Pandemie-Bekämpfung
Veterinäramt hilft bei Test-Analysen

Münster -

Corona-Tests werden auch in den Laboren der chemischen und Veterinärmedizinischen Untersuchungsämter ausgewertet. Die beiden NRW-Minister Karl Josef Laumann und Ursula Heinen Esser kamen am Freitag nach Münster, um für die Hilfe zu danken.

Freitag, 02.10.2020, 20:00 Uhr aktualisiert: 02.10.2020, 20:36 Uhr
Der Leiter des Chemischen und Veterinärmedizinischen Untersuchungsamtes Münster, Dr. Thorsten Stahl (l.), empfing die Minister Ursula Heinen-Esser und Karl-Josef Laumann
Der Leiter des Chemischen und Veterinärmedizinischen Untersuchungsamtes Münster, Dr. Thorsten Stahl (l.), empfing die Minister Ursula Heinen-Esser und Karl-Josef Laumann Foto: Matthias Ahlke

Kurz vor Ostern kam das Angebot der staatlichen Chemischen und Veterinärmedizinischen Untersuchungsämter bei der Landesregierung an: Auch sie könnten Corona-Tests auswerten, helfen, die Test-Kapazitäten zu erweitern.

"Veterinär- und Humanmedizin stärker verzahnen"

Gesundheitsminister Karl-Josef Kaumann und Ursula Heinen-Esser, Ministerin Umwelt, Landwirtschaft, natur- und Verbraucherschutz zögerten nicht: So wurden in den Labors des Chemischen und Veterinärmedizinischen Untersuchungsamtes (CVUA) in Münster und in den Ämtern in Detmold, Krefeld sowie und Arnsberg bereits über die Oster-Feiertage Sonderschichten gefahren. 55000 Tests sind mittlerweile in den Labors, die eigentlich für die Analyse von Lebensmitteln und Tierprodukten zuständig sind, analysiert worden, allein 33 000 davon in Münster.

Der Leiter der Landeseinrichtung im Zentrum Nord, Dr. Thorsten Stahl, empfing am Freitag Laumann und Heinen-Esser, die gekommen waren, um für die Hilfe zu danken. „Auch wenn hier eigentlich veterinärmedizinische Analysen durchgeführt werden, die technischen Methoden sind dieselben“, erklärte Heinen-Esser. Angesichts der Gefahr durch Zoonosen, also von Tieren auf den Menschen überspringende Viruserkrankungen, sei es ohnehin sinnvoll, dass Veterinär- und Humanmedizin sich stärker verzahnten.

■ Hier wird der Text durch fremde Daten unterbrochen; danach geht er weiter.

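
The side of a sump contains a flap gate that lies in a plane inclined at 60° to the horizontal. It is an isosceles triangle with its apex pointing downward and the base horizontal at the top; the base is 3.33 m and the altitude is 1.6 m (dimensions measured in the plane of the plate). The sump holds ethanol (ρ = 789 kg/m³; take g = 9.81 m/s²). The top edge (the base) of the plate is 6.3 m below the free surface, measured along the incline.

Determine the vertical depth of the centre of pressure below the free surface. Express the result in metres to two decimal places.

h_p = 5.94 m

γ = ρg = 789 × 9.81 / 1000 = 7.74009 kN/m³.
Let θ = 60° be the plate's angle to the horizontal; measure y along the incline from where the plane meets the free surface. Vertical depth h = y·sinθ with sinθ = 0.866025.
With the apex down, the centroid sits h/3 = 1.6/3 = 0.533333 m below the base (the top edge), so y_c = 6.3 + 0.533333 = 6.83333 m and h_c = 6.83333 × 0.866025 = 5.91783 m.
A = ½ × 3.33 × 1.6 = 2.664 m².
Resultant F = γ·h_c·A = 7.74009 × 5.91783 × 2.664 = 122.023 kN.
I_c = b·h³/36 = 3.33 × 1.6³/36 = 0.37888 m⁴.
Centre of pressure: y_p = y_c + I_c/(y_c·A) = 6.83333 + 0.37888/(6.83333 × 2.664) = 6.83333 + 0.020813 = 6.85414 m along the plane.
Vertically, h_p = y_p·sinθ = 6.85414 × 0.866025 = 5.93586 m.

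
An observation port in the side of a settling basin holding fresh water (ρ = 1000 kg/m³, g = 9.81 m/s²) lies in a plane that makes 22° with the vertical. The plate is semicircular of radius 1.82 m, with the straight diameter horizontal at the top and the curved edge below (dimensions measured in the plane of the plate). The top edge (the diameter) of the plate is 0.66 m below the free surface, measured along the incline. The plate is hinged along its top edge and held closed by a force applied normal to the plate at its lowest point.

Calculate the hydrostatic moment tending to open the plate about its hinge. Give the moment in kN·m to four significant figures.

γ = ρg = 1000 × 9.81 = 9810 N/m³ = 9.81 kN/m³.
The plate makes 22° with the vertical, i.e. θ = 90° − 22° = 68° to the horizontal. Measuring y along the incline from the free-surface line, vertical depth h = y·sinθ with sinθ = 0.927184.
The centroid of a semicircle lies 4r/(3π) = 0.772432 m from the diameter, here below the top edge, so y_c = 0.66 + 0.772432 = 1.43243 m and h_c = 1.43243 × 0.927184 = 1.32813 m.
A = πr²/2 = π × 1.82²/2 = 5.20311 m².
Resultant F = γ·h_c·A = 9.81 × 1.32813 × 5.20311 = 67.7911 kN.
I_c = (π/8 − 8/(9π))·r⁴ = 0.109757 × 1.82⁴ = 1.20425 m⁴.
Centre of pressure: y_p = y_c + I_c/(y_c·A) = 1.43243 + 1.20425/(1.43243 × 5.20311) = 1.43243 + 0.161577 = 1.59401 m along the plane.
The resultant acts 0.772432 + 0.161577 = 0.934009 m (along the plate) below the hinge at the top edge, so the moment about the hinge is M = F × 0.934009 = 67.7911 × 0.934009 = 63.3175 kN·m.

M ≈ 63.32 kN·m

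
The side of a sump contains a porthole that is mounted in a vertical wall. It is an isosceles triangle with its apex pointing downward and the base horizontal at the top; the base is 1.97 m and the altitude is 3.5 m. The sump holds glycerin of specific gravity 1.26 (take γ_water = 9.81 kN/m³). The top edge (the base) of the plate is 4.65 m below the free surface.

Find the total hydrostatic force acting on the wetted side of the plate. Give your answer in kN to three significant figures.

F ≈ 248 kN

γ = 1.26 × 9.81 = 12.3606 kN/m³.
With the apex down, the centroid sits h/3 = 3.5/3 = 1.16667 m below the base (the top edge), so the centroid depth is h_c = 4.65 + 1.16667 = 5.81667 m.
A = ½ × 1.97 × 3.5 = 3.4475 m².
Resultant F = γ·h_c·A = 12.3606 × 5.81667 × 3.4475 = 247.867 kN.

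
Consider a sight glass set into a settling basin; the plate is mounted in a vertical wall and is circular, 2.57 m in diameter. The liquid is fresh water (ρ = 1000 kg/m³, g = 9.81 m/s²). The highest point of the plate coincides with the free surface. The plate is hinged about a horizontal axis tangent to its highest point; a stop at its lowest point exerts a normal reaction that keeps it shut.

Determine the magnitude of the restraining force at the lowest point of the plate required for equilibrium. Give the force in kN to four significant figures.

P ≈ 40.87 kN

γ = ρg = 1000 × 9.81 = 9810 N/m³ = 9.81 kN/m³.
The centroid is at the centre, 1.285 m below the top of the plate, so the centroid depth is h_c = 1.285 m.
A = π(1.285)² = 5.18748 m².
Resultant F = γ·h_c·A = 9.81 × 1.285 × 5.18748 = 65.3926 kN.
I_c = πr⁴/4 = π × 1.285⁴/4 = 2.14142 m⁴.
Centre of pressure: y_p = y_c + I_c/(y_c·A) = 1.285 + 2.14142/(1.285 × 5.18748) = 1.285 + 0.321249 = 1.60625 m along the plane.
The resultant acts 1.285 + 0.321249 = 1.60625 m (along the plate) below the hinge at the top edge, so the moment about the hinge is M = F × 1.60625 = 65.3926 × 1.60625 = 105.037 kN·m.
A normal force at the bottom, 2.57 m from the hinge, must supply this moment: P = 105.037/2.57 = 40.8704 kN.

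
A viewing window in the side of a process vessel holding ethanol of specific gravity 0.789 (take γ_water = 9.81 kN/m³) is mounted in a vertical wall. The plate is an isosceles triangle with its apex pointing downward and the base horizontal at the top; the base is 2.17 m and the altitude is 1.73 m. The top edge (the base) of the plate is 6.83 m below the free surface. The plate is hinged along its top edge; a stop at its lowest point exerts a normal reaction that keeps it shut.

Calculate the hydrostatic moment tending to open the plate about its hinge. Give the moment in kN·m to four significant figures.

M ≈ 64.47 kN·m

γ = 0.789 × 9.81 = 7.74009 kN/m³.
With the apex down, the centroid sits h/3 = 1.73/3 = 0.576667 m below the base (the top edge), so the centroid depth is h_c = 6.83 + 0.576667 = 7.40667 m.
A = ½ × 2.17 × 1.73 = 1.87705 m².
Resultant F = γ·h_c·A = 7.74009 × 7.40667 × 1.87705 = 107.608 kN.
I_c = b·h³/36 = 2.17 × 1.73³/36 = 0.312101 m⁴.
Centre of pressure: y_p = y_c + I_c/(y_c·A) = 7.40667 + 0.312101/(7.40667 × 1.87705) = 7.40667 + 0.022449 = 7.42912 m along the plane.
The resultant acts 0.576667 + 0.022449 = 0.599116 m (along the plate) below the hinge at the top edge, so the moment about the hinge is M = F × 0.599116 = 107.608 × 0.599116 = 64.4697 kN·m.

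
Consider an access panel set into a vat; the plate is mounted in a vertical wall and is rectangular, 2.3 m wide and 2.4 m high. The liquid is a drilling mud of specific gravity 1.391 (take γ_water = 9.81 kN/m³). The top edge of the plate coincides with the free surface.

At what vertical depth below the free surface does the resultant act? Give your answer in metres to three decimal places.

h_p = 1.600 m

γ = 1.391 × 9.81 = 13.64571 kN/m³.
The centroid lies 2.4/2 = 1.2 m below the top edge, so the centroid depth is h_c = 1.2 m.
A = 2.3 × 2.4 = 5.52 m².
Resultant F = γ·h_c·A = 13.64571 × 1.2 × 5.52 = 90.3892 kN.
I_c = b·h³/12 = 2.3 × 2.4³/12 = 2.6496 m⁴.
Centre of pressure: y_p = y_c + I_c/(y_c·A) = 1.2 + 2.6496/(1.2 × 5.52) = 1.2 + 0.4 = 1.6 m along the plane.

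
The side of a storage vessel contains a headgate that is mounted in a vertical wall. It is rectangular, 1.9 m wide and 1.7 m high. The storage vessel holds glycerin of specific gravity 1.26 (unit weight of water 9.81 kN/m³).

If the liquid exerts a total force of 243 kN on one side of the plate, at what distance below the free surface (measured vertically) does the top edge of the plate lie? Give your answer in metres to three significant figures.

γ = 1.26 × 9.81 = 12.3606 kN/m³.
A = 1.9 × 1.7 = 3.23 m².
From F = γ·h_c·A, the centroid depth is h_c = 243/(12.3606 × 3.23) = 6.08645 m.
The centroid lies 1.7/2 = 0.85 m below the top edge, so the top edge sits at h_top = 6.08645 − 0.85 = 5.23645 m below the surface.

d_top ≈ 5.24 m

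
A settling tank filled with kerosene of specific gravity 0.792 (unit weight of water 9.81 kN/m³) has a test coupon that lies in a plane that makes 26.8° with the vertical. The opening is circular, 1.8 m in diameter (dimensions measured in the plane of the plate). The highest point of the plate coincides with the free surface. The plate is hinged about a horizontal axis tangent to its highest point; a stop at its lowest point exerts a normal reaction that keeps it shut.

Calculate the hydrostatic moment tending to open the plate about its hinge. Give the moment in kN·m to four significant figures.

M ≈ 17.87 kN·m

γ = 0.792 × 9.81 = 7.76952 kN/m³.
The plate makes 26.8° with the vertical, i.e. θ = 90° − 26.8° = 63.2° to the horizontal. Measuring y along the incline from the free-surface line, vertical depth h = y·sinθ with sinθ = 0.892586.
The centroid is at the centre, 0.9 m below the top of the plate, so y_c = 0.9 m and h_c = 0.9 × 0.892586 = 0.803327 m.
A = π(0.9)² = 2.54469 m².
Resultant F = γ·h_c·A = 7.76952 × 0.803327 × 2.54469 = 15.8826 kN.
I_c = πr⁴/4 = π × 0.9⁴/4 = 0.5153 m⁴.
Centre of pressure: y_p = y_c + I_c/(y_c·A) = 0.9 + 0.5153/(0.9 × 2.54469) = 0.9 + 0.225 = 1.125 m along the plane.
The resultant acts 0.9 + 0.225 = 1.125 m (along the plate) below the hinge at the top edge, so the moment about the hinge is M = F × 1.125 = 15.8826 × 1.125 = 17.8679 kN·m.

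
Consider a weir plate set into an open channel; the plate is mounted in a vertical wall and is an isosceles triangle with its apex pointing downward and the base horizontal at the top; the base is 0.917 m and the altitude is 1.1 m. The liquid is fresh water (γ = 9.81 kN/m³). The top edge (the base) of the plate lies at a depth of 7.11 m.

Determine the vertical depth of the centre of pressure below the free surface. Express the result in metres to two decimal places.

γ = 9.81 kN/m³.
With the apex down, the centroid sits h/3 = 1.1/3 = 0.366667 m below the base (the top edge), so the centroid depth is h_c = 7.11 + 0.366667 = 7.47667 m.
A = ½ × 0.917 × 1.1 = 0.50435 m².
Resultant F = γ·h_c·A = 9.81 × 7.47667 × 0.50435 = 36.9921 kN.
I_c = b·h³/36 = 0.917 × 1.1³/36 = 0.0339035 m⁴.
Centre of pressure: y_p = y_c + I_c/(y_c·A) = 7.47667 + 0.0339035/(7.47667 × 0.50435) = 7.47667 + 0.00899092 = 7.48566 m along the plane.

h_p = 7.49 m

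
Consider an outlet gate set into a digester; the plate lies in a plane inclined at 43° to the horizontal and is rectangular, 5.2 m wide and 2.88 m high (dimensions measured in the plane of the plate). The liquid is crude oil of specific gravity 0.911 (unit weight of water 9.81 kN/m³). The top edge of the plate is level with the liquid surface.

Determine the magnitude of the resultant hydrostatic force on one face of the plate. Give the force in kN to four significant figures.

γ = 0.911 × 9.81 = 8.93691 kN/m³.
Let θ = 43° be the plate's angle to the horizontal; measure y along the incline from where the plane meets the free surface. Vertical depth h = y·sinθ with sinθ = 0.681998.
The centroid lies 2.88/2 = 1.44 m below the top edge, so y_c = 1.44 m and h_c = 1.44 × 0.681998 = 0.982077 m.
A = 5.2 × 2.88 = 14.976 m².
Resultant F = γ·h_c·A = 8.93691 × 0.982077 × 14.976 = 131.44 kN.

F ≈ 131.4 kN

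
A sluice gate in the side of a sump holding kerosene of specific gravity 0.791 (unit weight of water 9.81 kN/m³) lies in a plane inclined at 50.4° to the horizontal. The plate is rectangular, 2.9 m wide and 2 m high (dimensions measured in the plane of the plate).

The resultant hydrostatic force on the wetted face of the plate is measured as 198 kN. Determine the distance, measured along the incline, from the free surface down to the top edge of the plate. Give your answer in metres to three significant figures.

y_top ≈ 4.71 m

γ = 0.791 × 9.81 = 7.75971 kN/m³.
A = 2.9 × 2 = 5.8 m².
From F = γ·h_c·A, the centroid depth is h_c = 198/(7.75971 × 5.8) = 4.39938 m.
Let θ = 50.4° be the plate's angle to the horizontal; measure y along the incline from where the plane meets the free surface. Vertical depth h = y·sinθ with sinθ = 0.770513.
Along the incline, y_c = h_c/sinθ = 4.39938/0.770513 = 5.70968 m.
The centroid lies 2/2 = 1 m below the top edge, so the top edge sits at y_top = 5.70968 − 1 = 4.70968 m along the incline.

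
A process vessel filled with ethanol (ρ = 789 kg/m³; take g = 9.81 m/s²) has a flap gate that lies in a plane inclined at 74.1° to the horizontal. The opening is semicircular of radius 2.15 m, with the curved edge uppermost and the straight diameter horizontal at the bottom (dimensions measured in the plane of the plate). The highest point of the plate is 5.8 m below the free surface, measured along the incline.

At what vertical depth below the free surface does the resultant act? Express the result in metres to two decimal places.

h_p = 6.81 m

γ = ρg = 789 × 9.81 / 1000 = 7.74009 kN/m³.
Let θ = 74.1° be the plate's angle to the horizontal; measure y along the incline from where the plane meets the free surface. Vertical depth h = y·sinθ with sinθ = 0.961741.
The centroid lies 4r/(3π) = 0.912488 m above the diameter, so r − 4r/(3π) = 2.15 − 0.912488 = 1.23751 m below the topmost point, so y_c = 5.8 + 1.23751 = 7.03751 m and h_c = 7.03751 × 0.961741 = 6.76826 m.
A = πr²/2 = π × 2.15²/2 = 7.26101 m².
Resultant F = γ·h_c·A = 7.74009 × 6.76826 × 7.26101 = 380.382 kN.
I_c = (π/8 − 8/(9π))·r⁴ = 0.109757 × 2.15⁴ = 2.34523 m⁴.
Centre of pressure: y_p = y_c + I_c/(y_c·A) = 7.03751 + 2.34523/(7.03751 × 7.26101) = 7.03751 + 0.0458954 = 7.08341 m along the plane.
Vertically, h_p = y_p·sinθ = 7.08341 × 0.961741 = 6.81241 m.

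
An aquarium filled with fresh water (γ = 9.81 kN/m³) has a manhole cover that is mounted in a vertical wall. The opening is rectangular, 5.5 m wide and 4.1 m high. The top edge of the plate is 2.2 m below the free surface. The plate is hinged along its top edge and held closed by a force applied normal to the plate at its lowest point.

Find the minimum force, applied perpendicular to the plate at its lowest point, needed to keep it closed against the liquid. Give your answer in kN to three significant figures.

P ≈ 546 kN

γ = 9.81 kN/m³.
The centroid lies 4.1/2 = 2.05 m below the top edge, so the centroid depth is h_c = 2.2 + 2.05 = 4.25 m.
A = 5.5 × 4.1 = 22.55 m².
Resultant F = γ·h_c·A = 9.81 × 4.25 × 22.55 = 940.166 kN.
I_c = b·h³/12 = 5.5 × 4.1³/12 = 31.5888 m⁴.
Centre of pressure: y_p = y_c + I_c/(y_c·A) = 4.25 + 31.5888/(4.25 × 22.55) = 4.25 + 0.329608 = 4.57961 m along the plane.
The resultant acts 2.05 + 0.329608 = 2.37961 m (along the plate) below the hinge at the top edge, so the moment about the hinge is M = F × 2.37961 = 940.166 × 2.37961 = 2237.23 kN·m.
A normal force at the bottom, 4.1 m from the hinge, must supply this moment: P = 2237.23/4.1 = 545.666 kN.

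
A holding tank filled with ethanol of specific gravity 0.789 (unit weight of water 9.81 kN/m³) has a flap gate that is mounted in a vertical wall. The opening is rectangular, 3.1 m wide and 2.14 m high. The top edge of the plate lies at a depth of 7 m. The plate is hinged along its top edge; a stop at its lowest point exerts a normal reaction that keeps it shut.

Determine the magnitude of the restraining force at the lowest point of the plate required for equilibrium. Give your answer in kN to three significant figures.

γ = 0.789 × 9.81 = 7.74009 kN/m³.
The centroid lies 2.14/2 = 1.07 m below the top edge, so the centroid depth is h_c = 7 + 1.07 = 8.07 m.
A = 3.1 × 2.14 = 6.634 m².
Resultant F = γ·h_c·A = 7.74009 × 8.07 × 6.634 = 414.376 kN.
I_c = b·h³/12 = 3.1 × 2.14³/12 = 2.53176 m⁴.
Centre of pressure: y_p = y_c + I_c/(y_c·A) = 8.07 + 2.53176/(8.07 × 6.634) = 8.07 + 0.0472905 = 8.11729 m along the plane.
The resultant acts 1.07 + 0.0472905 = 1.11729 m (along the plate) below the hinge at the top edge, so the moment about the hinge is M = F × 1.11729 = 414.376 × 1.11729 = 462.978 kN·m.
A normal force at the bottom, 2.14 m from the hinge, must supply this moment: P = 462.978/2.14 = 216.345 kN.

P ≈ 216 kN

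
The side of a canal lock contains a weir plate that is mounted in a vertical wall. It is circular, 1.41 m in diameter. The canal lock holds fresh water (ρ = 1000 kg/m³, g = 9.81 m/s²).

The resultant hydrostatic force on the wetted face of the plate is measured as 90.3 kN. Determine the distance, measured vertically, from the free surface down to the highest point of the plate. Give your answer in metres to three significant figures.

γ = ρg = 1000 × 9.81 = 9810 N/m³ = 9.81 kN/m³.
A = π(0.705)² = 1.56145 m².
From F = γ·h_c·A, the centroid depth is h_c = 90.3/(9.81 × 1.56145) = 5.89509 m.
The centroid is at the centre, 0.705 m below the top of the plate, so the highest point sits at h_top = 5.89509 − 0.705 = 5.19009 m below the surface.

d_top ≈ 5.19 m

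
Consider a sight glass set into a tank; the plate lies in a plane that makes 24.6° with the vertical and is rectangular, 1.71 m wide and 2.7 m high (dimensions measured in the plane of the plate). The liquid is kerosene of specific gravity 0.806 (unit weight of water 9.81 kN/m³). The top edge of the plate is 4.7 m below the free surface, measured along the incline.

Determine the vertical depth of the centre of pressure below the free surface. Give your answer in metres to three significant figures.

h_p = 5.59 m

γ = 0.806 × 9.81 = 7.90686 kN/m³.
The plate makes 24.6° with the vertical, i.e. θ = 90° − 24.6° = 65.4° to the horizontal. Measuring y along the incline from the free-surface line, vertical depth h = y·sinθ with sinθ = 0.909236.
The centroid lies 2.7/2 = 1.35 m below the top edge, so y_c = 4.7 + 1.35 = 6.05 m and h_c = 6.05 × 0.909236 = 5.50088 m.
A = 1.71 × 2.7 = 4.617 m².
Resultant F = γ·h_c·A = 7.90686 × 5.50088 × 4.617 = 200.815 kN.
I_c = b·h³/12 = 1.71 × 2.7³/12 = 2.80483 m⁴.
Centre of pressure: y_p = y_c + I_c/(y_c·A) = 6.05 + 2.80483/(6.05 × 4.617) = 6.05 + 0.100413 = 6.15041 m along the plane.
Vertically, h_p = y_p·sinθ = 6.15041 × 0.909236 = 5.59217 m.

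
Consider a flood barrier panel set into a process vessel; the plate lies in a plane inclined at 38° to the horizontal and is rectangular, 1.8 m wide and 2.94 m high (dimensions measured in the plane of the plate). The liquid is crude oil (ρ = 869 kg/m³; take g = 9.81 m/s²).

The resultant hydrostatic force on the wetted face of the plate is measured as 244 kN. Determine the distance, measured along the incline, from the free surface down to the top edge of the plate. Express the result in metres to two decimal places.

y_top ≈ 7.31 m

γ = ρg = 869 × 9.81 / 1000 = 8.52489 kN/m³.
A = 1.8 × 2.94 = 5.292 m².
From F = γ·h_c·A, the centroid depth is h_c = 244/(8.52489 × 5.292) = 5.40855 m.
Let θ = 38° be the plate's angle to the horizontal; measure y along the incline from where the plane meets the free surface. Vertical depth h = y·sinθ with sinθ = 0.615661.
Along the incline, y_c = h_c/sinθ = 5.40855/0.615661 = 8.78495 m.
The centroid lies 2.94/2 = 1.47 m below the top edge, so the top edge sits at y_top = 8.78495 − 1.47 = 7.31495 m along the incline.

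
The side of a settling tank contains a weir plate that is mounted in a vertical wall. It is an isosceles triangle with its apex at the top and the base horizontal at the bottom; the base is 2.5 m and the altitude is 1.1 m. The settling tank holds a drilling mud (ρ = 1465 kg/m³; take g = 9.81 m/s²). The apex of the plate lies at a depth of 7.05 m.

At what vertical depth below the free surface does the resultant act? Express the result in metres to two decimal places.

γ = ρg = 1465 × 9.81 / 1000 = 14.37165 kN/m³.
With the apex up, the centroid sits 2h/3 = 2 × 1.1/3 = 0.733333 m below the apex, so the centroid depth is h_c = 7.05 + 0.733333 = 7.78333 m.
A = ½ × 2.5 × 1.1 = 1.375 m².
Resultant F = γ·h_c·A = 14.37165 × 7.78333 × 1.375 = 153.807 kN.
I_c = b·h³/36 = 2.5 × 1.1³/36 = 0.0924306 m⁴.
Centre of pressure: y_p = y_c + I_c/(y_c·A) = 7.78333 + 0.0924306/(7.78333 × 1.375) = 7.78333 + 0.0086367 = 7.79197 m along the plane.

h_p = 7.79 m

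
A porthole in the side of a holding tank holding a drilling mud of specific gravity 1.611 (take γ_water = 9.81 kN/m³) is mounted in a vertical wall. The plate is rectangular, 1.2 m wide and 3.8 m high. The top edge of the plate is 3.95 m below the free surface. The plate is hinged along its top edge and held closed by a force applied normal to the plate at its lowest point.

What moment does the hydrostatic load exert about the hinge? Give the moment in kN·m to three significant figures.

M ≈ 888 kN·m

γ = 1.611 × 9.81 = 15.80391 kN/m³.
The centroid lies 3.8/2 = 1.9 m below the top edge, so the centroid depth is h_c = 3.95 + 1.9 = 5.85 m.
A = 1.2 × 3.8 = 4.56 m².
Resultant F = γ·h_c·A = 15.80391 × 5.85 × 4.56 = 421.585 kN.
I_c = b·h³/12 = 1.2 × 3.8³/12 = 5.4872 m⁴.
Centre of pressure: y_p = y_c + I_c/(y_c·A) = 5.85 + 5.4872/(5.85 × 4.56) = 5.85 + 0.205698 = 6.0557 m along the plane.
The resultant acts 1.9 + 0.205698 = 2.1057 m (along the plate) below the hinge at the top edge, so the moment about the hinge is M = F × 2.1057 = 421.585 × 2.1057 = 887.732 kN·m.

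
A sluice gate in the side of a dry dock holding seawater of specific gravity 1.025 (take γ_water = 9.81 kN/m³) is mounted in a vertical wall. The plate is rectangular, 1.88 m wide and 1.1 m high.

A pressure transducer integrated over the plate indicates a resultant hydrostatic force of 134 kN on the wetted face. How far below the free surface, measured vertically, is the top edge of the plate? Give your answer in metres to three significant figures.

γ = 1.025 × 9.81 = 10.05525 kN/m³.
A = 1.88 × 1.1 = 2.068 m².
From F = γ·h_c·A, the centroid depth is h_c = 134/(10.05525 × 2.068) = 6.44409 m.
The centroid lies 1.1/2 = 0.55 m below the top edge, so the top edge sits at h_top = 6.44409 − 0.55 = 5.89409 m below the surface.

d_top ≈ 5.89 m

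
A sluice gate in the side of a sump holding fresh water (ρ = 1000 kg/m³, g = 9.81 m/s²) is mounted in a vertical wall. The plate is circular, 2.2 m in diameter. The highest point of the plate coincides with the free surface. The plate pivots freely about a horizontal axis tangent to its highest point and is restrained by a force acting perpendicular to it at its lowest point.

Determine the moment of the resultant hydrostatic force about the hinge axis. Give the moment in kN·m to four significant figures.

γ = ρg = 1000 × 9.81 = 9810 N/m³ = 9.81 kN/m³.
The centroid is at the centre, 1.1 m below the top of the plate, so the centroid depth is h_c = 1.1 m.
A = π(1.1)² = 3.80133 m².
Resultant F = γ·h_c·A = 9.81 × 1.1 × 3.80133 = 41.0202 kN.
I_c = πr⁴/4 = π × 1.1⁴/4 = 1.1499 m⁴.
Centre of pressure: y_p = y_c + I_c/(y_c·A) = 1.1 + 1.1499/(1.1 × 3.80133) = 1.1 + 0.274999 = 1.375 m along the plane.
The resultant acts 1.1 + 0.274999 = 1.375 m (along the plate) below the hinge at the top edge, so the moment about the hinge is M = F × 1.375 = 41.0202 × 1.375 = 56.4028 kN·m.

M ≈ 56.40 kN·m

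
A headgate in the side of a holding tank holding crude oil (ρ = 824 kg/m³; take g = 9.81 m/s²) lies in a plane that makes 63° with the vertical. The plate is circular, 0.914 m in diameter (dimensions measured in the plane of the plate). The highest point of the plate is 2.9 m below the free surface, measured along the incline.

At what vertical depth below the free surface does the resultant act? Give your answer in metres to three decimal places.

h_p = 1.531 m

γ = ρg = 824 × 9.81 / 1000 = 8.08344 kN/m³.
The plate makes 63° with the vertical, i.e. θ = 90° − 63° = 27° to the horizontal. Measuring y along the incline from the free-surface line, vertical depth h = y·sinθ with sinθ = 0.453990.
The centroid is at the centre, 0.457 m below the top of the plate, so y_c = 2.9 + 0.457 = 3.357 m and h_c = 3.357 × 0.453990 = 1.52404 m.
A = π(0.457)² = 0.656118 m².
Resultant F = γ·h_c·A = 8.08344 × 1.52404 × 0.656118 = 8.08304 kN.
I_c = πr⁴/4 = π × 0.457⁴/4 = 0.0342574 m⁴.
Centre of pressure: y_p = y_c + I_c/(y_c·A) = 3.357 + 0.0342574/(3.357 × 0.656118) = 3.357 + 0.0155532 = 3.37255 m along the plane.
Vertically, h_p = y_p·sinθ = 3.37255 × 0.453990 = 1.5311 m.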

Karl-Josef Laumann würdigte noch einen anderen Aspekt: Die Landesämter hätten mit ihrer Initiative auch dazu beigetragen, dass die privaten Labore mit ihrer Preisgestaltung für die Analyse „auf dem Teppich geblieben“ seien, so Laumann. Die öffentlichen Landeseinrichtungen arbeiteten für das Gesundheitswesen mit niedrigeren Kostensätzen. Durch das Angebot der Untersuchungsämter war es in einer frühen Phase der Pandemie möglich, weiträumig zu testen“, zollte Laumann Anerkennung. Auch als die Corona-Zahlen in Gütersloh durch die Fleischindustrie nach oben schnellten, leisteten die CVUA-Mitarbeiter verstärkt Hilfe.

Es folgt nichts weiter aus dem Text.